The two leaders spoke on the phone hours after Pyongyang lobbed two short-range ballistic missiles into the waters off its eastern coast on Thursday, marking its sixth provocation in the two weeks since South Korea and the US resumed a major joint naval drill.

Hours after the missile test in the morning, a group of 12 North Korean warplanes were seen flying in formation and seemingly conducting firing drills north of the inter-Korean air boundary. This prompted the South to deploy 30 fighter jets.

North Korea’s accelerated pace of missile testing – 24 rounds this year alone, compared with eight last year and four in 2020 – has raised concern about the regime’s growing nuclear capability as nuclear talks that began in 2018 remain in deadlock.

The US accused China and Russia of providing “blanket protection” to North Korea and vetoing efforts by the United Nations Security Council to impose stronger sanctions on the regime. 

US Ambassador to the UN Linda Thomas-Greenfield said at a Security Council meeting on Wednesday that the two nations “have enabled Kim Jong Un” and rewarded the North “for their bad actions”. 

China’s deputy UN ambassador Geng Shuang, however, urged the Security Council to play a more constructive role instead of relying on strong rhetoric or pressure.

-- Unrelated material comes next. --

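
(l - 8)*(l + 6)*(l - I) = l^3 - 2*l^2 - I*l^2 - 48*l + 2*I*l + 48*I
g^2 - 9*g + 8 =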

“Discussions and deliberations should contribute to a detente, rather than fuelling escalation,” he said. “They should promote the resumption of dialogue instead of widening differences, and forge unity instead of creating divisions.”

Moscow and Beijing have in recent years pushed for easing of sanctions as an incentive for Pyongyang to return to dialogue.

Nuclear talks between Pyongyang and Washington, brokered by Seoul, broke down in 2019 due to differences over sanctions relief and denuclearisation steps.

Both sides have kept the door to dialogue open, but the North has ramped up missile testing as the South and the US toughen their stance against it. North Korean leader Kim Jong Un said in September that there will be “absolutely no denuclearisation, and no negotiation and no bargaining chip to trade”. 

The regime is widely expected to conduct its seventh nuclear test this year. The provocations on Thursday are viewed as an apparent protest over the recent South Korea-US naval drills.

People looking towards North Korea at an observation platform near the demilitarised zone in Paju, South Korea, on Oct 6, 2022. PHOTO: REUTERS

Pyongyang on Thursday also condemned the US for redeploying a nuclear-powered aircraft carrier to waters east of the Korean peninsula, calling it a “serious threat to the stability” of the region.

First deployed for last week’s joint drills, the USS Ronald Reagan returned on Wednesday for a trilateral exercise with South Korea and Japan, a day after North Korea launched an intermediate-range missile that flew over Japan.

Senior research fellow Lee Sung-hoon of the Institute for National Security Strategy warned of more tests ahead, saying that the North has adopted a more offensive nuclear doctrine, and additional tests will serve “as a touchstone to determine the level of aggression”.

Ewha Womans University’s associate professor of international studies Leif-Eric Easley said the North is developing weapons “as part of a long-term strategy to outrun South Korea in an arms race and drive wedges among US allies”.

“Diplomacy isn’t dead, but talks aren’t about to resume either,” he said. “Pyongyang is still in the middle of a provocation and testing cycle and is likely waiting until after China’s mid-October Communist Party congress to conduct an even more significant test.”